Review by Sean Boelman
Steve McQueen’s documentary Occupied City is an ambitious work, and much of it is quite effective. However, despite the the film clearly coming from a well-meaning place, and being incredibly well-executed, some aspects of the message are frustrating in the conjectures they try to make.
The documentary is based on Bianca Stigter’s book, Atlas of an Occupied City, Amsterdam 1940-1945, which tells the story of the Nazi occupation of the Netherlands through images of the city today. It’s a fascinating concept, and Stitger and McQueen (who are married) clearly have a lot to say with this experimental work, but it does not always work.

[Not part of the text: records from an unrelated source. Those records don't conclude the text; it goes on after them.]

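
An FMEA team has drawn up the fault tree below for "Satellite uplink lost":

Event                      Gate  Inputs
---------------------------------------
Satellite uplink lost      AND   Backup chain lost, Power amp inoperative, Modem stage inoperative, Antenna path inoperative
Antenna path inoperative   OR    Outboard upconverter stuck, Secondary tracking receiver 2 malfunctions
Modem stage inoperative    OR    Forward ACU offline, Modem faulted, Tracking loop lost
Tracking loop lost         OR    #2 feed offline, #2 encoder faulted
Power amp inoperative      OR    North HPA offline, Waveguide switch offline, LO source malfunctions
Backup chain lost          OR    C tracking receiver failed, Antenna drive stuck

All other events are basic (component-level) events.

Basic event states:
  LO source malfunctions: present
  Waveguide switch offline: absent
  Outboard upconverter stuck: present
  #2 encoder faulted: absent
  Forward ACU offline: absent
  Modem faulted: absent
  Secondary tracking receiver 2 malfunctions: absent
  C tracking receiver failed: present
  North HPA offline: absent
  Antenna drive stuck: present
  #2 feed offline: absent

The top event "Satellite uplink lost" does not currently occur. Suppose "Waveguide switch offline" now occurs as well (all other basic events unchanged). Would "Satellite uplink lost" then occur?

Counterfactual: set "Waveguide switch offline" to occurred.
Backup chain lost [OR]: C tracking receiver failed=occurs, Antenna drive stuck=occurs → at least one input occurs → occurs.
Power amp inoperative [OR]: North HPA offline=not, Waveguide switch offline=occurs, LO source malfunctions=occurs → at least one input occurs → occurs.
Tracking loop lost [OR]: #2 feed offline=not, #2 encoder faulted=not → no input occurs → does not occur.
Modem stage inoperative [OR]: Forward ACU offline=not, Modem faulted=not, Tracking loop lost=not → no input occurs → does not occur.
Antenna path inoperative [OR]: Outboard upconverter stuck=occurs, Secondary tracking receiver 2 malfunctions=not → at least one input occurs → occurs.
Satellite uplink lost [AND]: Backup chain lost=occurs, Power amp inoperative=occurs, Modem stage inoperative=not, Antenna path inoperative=occurs → not all inputs occur → does not occur.

No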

From a purely technical standpoint, the movie is impressive. Eschewing archive footage for fly-on-the-wall modern-day captures, McQueen expertly uses juxtaposition in brilliant ways. The editing by Xander Nijsten is among the best in any film this year, fiction or nonfiction, in creating meaning — even if the meaning it creates is occasionally unfortunate.

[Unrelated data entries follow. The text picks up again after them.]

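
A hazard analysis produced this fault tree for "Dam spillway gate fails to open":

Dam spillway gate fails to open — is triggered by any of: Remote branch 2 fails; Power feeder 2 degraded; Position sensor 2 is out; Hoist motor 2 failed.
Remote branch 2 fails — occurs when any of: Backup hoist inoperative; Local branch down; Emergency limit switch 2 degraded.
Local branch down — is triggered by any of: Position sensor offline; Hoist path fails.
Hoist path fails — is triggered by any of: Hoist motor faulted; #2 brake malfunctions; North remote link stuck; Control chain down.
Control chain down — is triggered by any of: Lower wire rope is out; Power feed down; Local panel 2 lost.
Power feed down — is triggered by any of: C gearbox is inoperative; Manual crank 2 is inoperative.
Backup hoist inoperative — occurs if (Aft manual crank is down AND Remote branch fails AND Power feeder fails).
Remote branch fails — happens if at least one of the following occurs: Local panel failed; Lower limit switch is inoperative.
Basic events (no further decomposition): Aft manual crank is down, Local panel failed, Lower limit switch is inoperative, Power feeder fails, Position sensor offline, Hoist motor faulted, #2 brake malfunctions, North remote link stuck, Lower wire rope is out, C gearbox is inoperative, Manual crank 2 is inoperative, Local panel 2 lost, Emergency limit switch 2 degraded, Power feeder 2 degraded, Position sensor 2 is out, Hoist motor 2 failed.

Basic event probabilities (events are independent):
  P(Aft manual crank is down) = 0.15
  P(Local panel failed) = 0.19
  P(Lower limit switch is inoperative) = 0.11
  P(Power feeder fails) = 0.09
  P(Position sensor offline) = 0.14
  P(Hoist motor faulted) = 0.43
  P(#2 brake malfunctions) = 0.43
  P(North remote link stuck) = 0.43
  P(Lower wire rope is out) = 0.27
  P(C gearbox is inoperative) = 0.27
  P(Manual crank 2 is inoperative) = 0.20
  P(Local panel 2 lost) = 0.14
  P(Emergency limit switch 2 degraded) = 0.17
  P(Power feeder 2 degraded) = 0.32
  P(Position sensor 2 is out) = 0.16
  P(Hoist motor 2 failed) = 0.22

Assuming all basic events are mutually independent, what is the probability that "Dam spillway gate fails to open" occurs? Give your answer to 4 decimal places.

0.9785

P(Remote branch fails) [OR] = 1 − (1−0.19) × (1−0.11) = 0.279100
P(Backup hoist inoperative) [AND] = 0.15 × 0.279100 × 0.09 = 0.003768
P(Power feed down) [OR] = 1 − (1−0.27) × (1−0.20) = 0.416000
P(Control chain down) [OR] = 1 − (1−0.27) × (1−0.416000) × (1−0.14) = 0.633365
P(Hoist path fails) [OR] = 1 − (1−0.43) × (1−0.43) × (1−0.43) × (1−0.633365) = 0.932102
P(Local branch down) [OR] = 1 − (1−0.14) × (1−0.932102) = 0.941608
P(Remote branch 2 fails) [OR] = 1 − (1−0.003768) × (1−0.941608) × (1−0.17) = 0.951717
P(Dam spillway gate fails to open) [OR] = 1 − (1−0.951717) × (1−0.32) × (1−0.16) × (1−0.22) = 0.978488
Rounded to 4 decimal places: P(Dam spillway gate fails to open) ≈ 0.9785.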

The aspect of the movie that seems likely to alienate most viewers is its length. Clocking in at over four hours, the film gets its point across somewhat quickly, and while the remainder of the runtime is still effective, impatient viewers could grow weary of the experience. Mercifully, there is an intermission, but even so, it’s a taxing, devastating watch.
The narration by Melanie Hyams is somewhat dry, but it accomplishes precisely what it is intended to do. Her occasionally monotonous description, taken from Stigler’s nonfiction book, describes many atrocities in extreme levels of detail but does so in a way that reinforces the sheer level of horror we should feel.
However, the movie’s technical prowess can only carry it so far, as its thesis has mixed results. At many points, it seems that the film intends to purport a comparison between the lockdown in Amsterdam during the COVID-19 pandemic and the confinement of Jews in concentration camps during the Holocaust. This comparison is frankly baffling, and without this aside, this could have been a perfectly harrowing documentary. However, the movie’s brash ignorance in this regard is enough to leave a bad taste in viewers’ mouths.
It really is a shame that these portions of the film are so frustrating, as the rest of the movie’s political message is incredibly effective. Apart from the COVID stuff, the film is also interested in creating a connection between the presence of white supremacy in modern-day society and the Nazism that gave way to the Holocaust. This urgent call to action is where McQueen thrives most.
Occupied City has all the makings of a fantastic documentary. Unfortunately, a frustrating aside in its arguments prevents it from having the impact it could. Steve McQueen is undeniably a fantastic image-maker, but with this documentary being as long as it is, it’s hard to recommend through all of its problems.
Occupied City hits theaters on December 25.